Update on Frost Damage

I hope everyone was able to get out this weekend and see all the damage and recovery occuring in our gardens. The picture to the left is a perfect example of Dogwood leaves with frost damage. I believe we will see alot of these symptoms throughout the rest of the year.

I have also heard a few good reports that hostas are beginning to push up new healthy leaves through the damaged leaves. Keep an eye on woody trees and shrubs. We should see new growth on those in the next week or so, I hope. You should be able to scratch the bark to see that the cambium layer is still green and these trees are still alive. Wait another week until you start to prune the dead tissue.

2 comments:

Mike Covell said...

From Gilbert Wild
The Cold has really hit our garden hard. We are getting more calls on "what do I do about the frozen plants?" than any other, so we want to address this for your garden. The frost damage should now be obvious on your plants.

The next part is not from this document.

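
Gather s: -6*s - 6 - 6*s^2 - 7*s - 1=-6*s^2 - 13*s - 7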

Each plant variety is a little different, so we will address each differently.
The Daylilies - The evergreen and the semi evergreen varieties were hit the hardest. The top foliage appears almost white on many of our plants, but the crown is green. We recommend that you cut back the foliage to the green tissue. Remove all dead and decayed plant material. Fertilize an additional application using a 10-10-10, a couple teaspoons around each plant. The blooms might be a bit later and smaller, but the plants should survive and look great again next year.
The Hosta - The top foliage appears almost white and looks like frozen lettuce, but the crown is green. We recommend that you cut back the foliage to the green tissue. Remove all dead and decayed plant material. Fertilize an additional application using a 10-10-10, a couple teaspoons around each plant. The plants should sprout up new green foliage in 1-2 weeks.
The Peony and Lilies - we do not have much damage to the plants, if you do cut back the foliage to the green tissue. Remove all dead and decayed plant material. Fertilize an additional application using a 10-10-10, a couple teaspoons around each plant. We feel that many of the early bloomers will lose bud set and bloom, the midseason and late should have full bloom and no impact. We also recommend that you start spraying with a general fungicide to prevent any infections.
The Iris - We were in bloom on some of the early iris varieties, and that took a lot of damage. The tops have drooped, the flowers frozen. We recommend that you cut back the foliage to the green tissue. (Remember on iris to cut the foliage at an angle so that water cannot penetrate the leaf.) Remove all dead and decayed plant material. Fertilize an additional application using a 10-10-10, a couple teaspoons around each plant.